Con todo y eso, pese a las responsabilidades adquiridas y un amor al día a día educativo, no dejó de volver a casa pensando tendría ya espacio para complacerse de notas musicales.

Durante un periodo se le dio por componer, por amar sus propias estructuras; hasta grabó varios temas en épocas hostiles.

Y claro, compone también muy buenos tragos, fuertecitos y sin echarle de frente cubos de hielo, como ahora tanto se ve.

Su amenidad, cortesía, bromas y risotadas, tienen el peculiar azúcar y la potencia del aguardiente de uva peruano, de un coctel de algarrobina pasadito de pisco.

En el escenario pareciera que su temperatura fuera bajo cero, de alguna manera va atrayendo con el calor de una frialdad uniforme.

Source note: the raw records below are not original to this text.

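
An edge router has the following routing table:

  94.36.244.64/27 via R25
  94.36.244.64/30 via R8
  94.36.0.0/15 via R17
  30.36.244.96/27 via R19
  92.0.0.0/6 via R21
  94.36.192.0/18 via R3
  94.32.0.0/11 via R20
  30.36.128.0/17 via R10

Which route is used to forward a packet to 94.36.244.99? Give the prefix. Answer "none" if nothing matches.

Entries matching 94.36.244.99:
  92.0.0.0/6 (92.0.0.0 - 95.255.255.255)
  94.32.0.0/11 (94.32.0.0 - 94.63.255.255)
  94.36.0.0/15 (94.36.0.0 - 94.37.255.255)
  94.36.192.0/18 (94.36.192.0 - 94.36.255.255)
Most specific is 94.36.192.0/18.

94.36.192.0/18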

Su apostura igual podría ser la de un roble solitario, gigante y lozano, en un pequeño zoológico de pantomima.

Cuando él toca nuestros paisanos y paisanas tan poco dados a estos actos de sonoridad tan fina y profunda, caen como en un estado de gracia, por unos minutos son trasladados a una zona hipersensible, donde las emociones y los sentimientos confluyen dirigidos con locura por alguno en particular, siempre confluyendo, en violinista armonía.

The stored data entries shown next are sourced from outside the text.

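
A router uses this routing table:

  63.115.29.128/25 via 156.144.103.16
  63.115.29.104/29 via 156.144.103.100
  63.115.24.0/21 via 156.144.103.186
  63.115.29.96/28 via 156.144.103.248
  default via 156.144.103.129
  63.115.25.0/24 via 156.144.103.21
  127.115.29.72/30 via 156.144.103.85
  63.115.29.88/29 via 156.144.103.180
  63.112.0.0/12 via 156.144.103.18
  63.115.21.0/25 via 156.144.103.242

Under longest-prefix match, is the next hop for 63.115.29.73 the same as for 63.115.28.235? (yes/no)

yes

63.115.29.73: longest match 63.115.24.0/21 -> 156.144.103.186
63.115.28.235: longest match 63.115.24.0/21 -> 156.144.103.186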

Bien mirado, sin vibratos ni énfasis fáciles, el sonido de su violín ha penetrado con precisión los constantes cambios de viento chiclayanos, los corazones fríos y pequeños hasta quizá de algunos tantos (y tantas).

Napoleón Bonaparte fue sordo para la música, dijo de ella que le parecía un rumor. Sin embargo, o mejor dicho, a pesar de ello era capaz de comprender que otras personas sientan por ésta lo que él, como general y hasta emperador percibía por el poder: “Me encanta el poder, pero lo amo como un artista. Me encanta como el músico ama a su violín, para extraer de él sus sonidos, acordes y armonías”. Y es fácil creerle cuando se conoce la pasión de Martin Waltersdorfer.

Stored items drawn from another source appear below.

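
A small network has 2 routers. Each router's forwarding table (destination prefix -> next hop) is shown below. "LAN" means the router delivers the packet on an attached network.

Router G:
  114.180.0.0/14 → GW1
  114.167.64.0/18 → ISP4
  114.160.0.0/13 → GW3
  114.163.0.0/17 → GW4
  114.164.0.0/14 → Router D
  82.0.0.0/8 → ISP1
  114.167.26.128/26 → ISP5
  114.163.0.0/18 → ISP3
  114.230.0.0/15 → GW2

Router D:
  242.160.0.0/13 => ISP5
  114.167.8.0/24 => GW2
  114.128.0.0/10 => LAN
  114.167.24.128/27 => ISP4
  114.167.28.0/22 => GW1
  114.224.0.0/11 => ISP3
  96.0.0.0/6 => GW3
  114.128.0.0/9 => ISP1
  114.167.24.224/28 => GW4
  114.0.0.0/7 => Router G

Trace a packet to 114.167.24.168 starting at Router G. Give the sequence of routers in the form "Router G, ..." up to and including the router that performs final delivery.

At Router G: longest match for 114.167.24.168 is 114.164.0.0/14 -> Router D
At Router D: longest match for 114.167.24.168 is 114.128.0.0/10 -> LAN

Router G, Router D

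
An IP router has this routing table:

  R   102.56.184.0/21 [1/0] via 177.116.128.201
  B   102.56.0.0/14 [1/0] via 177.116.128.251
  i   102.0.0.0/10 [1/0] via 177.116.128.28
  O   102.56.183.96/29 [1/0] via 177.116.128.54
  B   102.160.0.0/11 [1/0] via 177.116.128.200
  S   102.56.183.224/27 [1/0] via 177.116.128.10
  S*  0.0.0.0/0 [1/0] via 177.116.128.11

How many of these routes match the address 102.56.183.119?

3

Prefixes containing 102.56.183.119:
  0.0.0.0/0 (default, matches everything)
  102.0.0.0/10 (102.0.0.0 - 102.63.255.255)
  102.56.0.0/14 (102.56.0.0 - 102.59.255.255)
Total matching entries: 3.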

Entre Mozart y Beethoven… ¡Beethoven!, respondió sin titubear, luego se explayó acerca de cómo los admiraba a los dos para finalmente darme su punto de vista de su delirio por Beethoven.

Paganini fue inexacto cuando aseguró que a pesar de no ser guapo cuando tocaba las mujeres se echaban a sus pies. Los hombres, o algunos de ellos y sin reveses de ningún tipo, lo harían de darse el caso hasta hoy en día, y desde luego no por un asunto sexual. Aquel violinista que de tanto tocar como un ángel se alcanzó a comentar que había realizado un pacto con el diablo, más que nada sirvió a la posteridad para mostrar hasta qué punto las ondas de un sortilegio en violín pueden repercutir en la sociedad.

Ahora, y desde un tiempo, Martín Waltersdorfer colgó casi por completo los hábitos. Únicamente dicta clases en la Escuela Superior de Música “Ernesto López Mindreau”, no obstante las más concentradas de sus horas las concede a un proyecto artístico, un grupo denominado DOMO.

Con soltura de huesos me comenta sus compañeros son en absoluto “profesionales”, el ambiente generado lo motivó a entregarse con todo ya con fines rentables, en relación a solventarse con su artístico trabajo siquiera los gastos básicos.

La noche que nos hemos reunido en su casa para charlar un poco sobre mi afán de “perfilarlo”, pese a haberle anticipado por escrito que requería conversar un poco con él y además escucharlo tocar siquiera un par de temas, no cumplió con la segunda parte del trato.

Ja. Las copas y la charla nos alejaron del sentido del tiempo, cuando se lo insinué como lamentándolo antes de partir, no me retuvo.

Felizmente lo he escuchado tocar en distintas ocasiones, en sí no era necesario para estos apuntes, y supongo él como buen profesor descubrió el pensamiento oculto del alumno.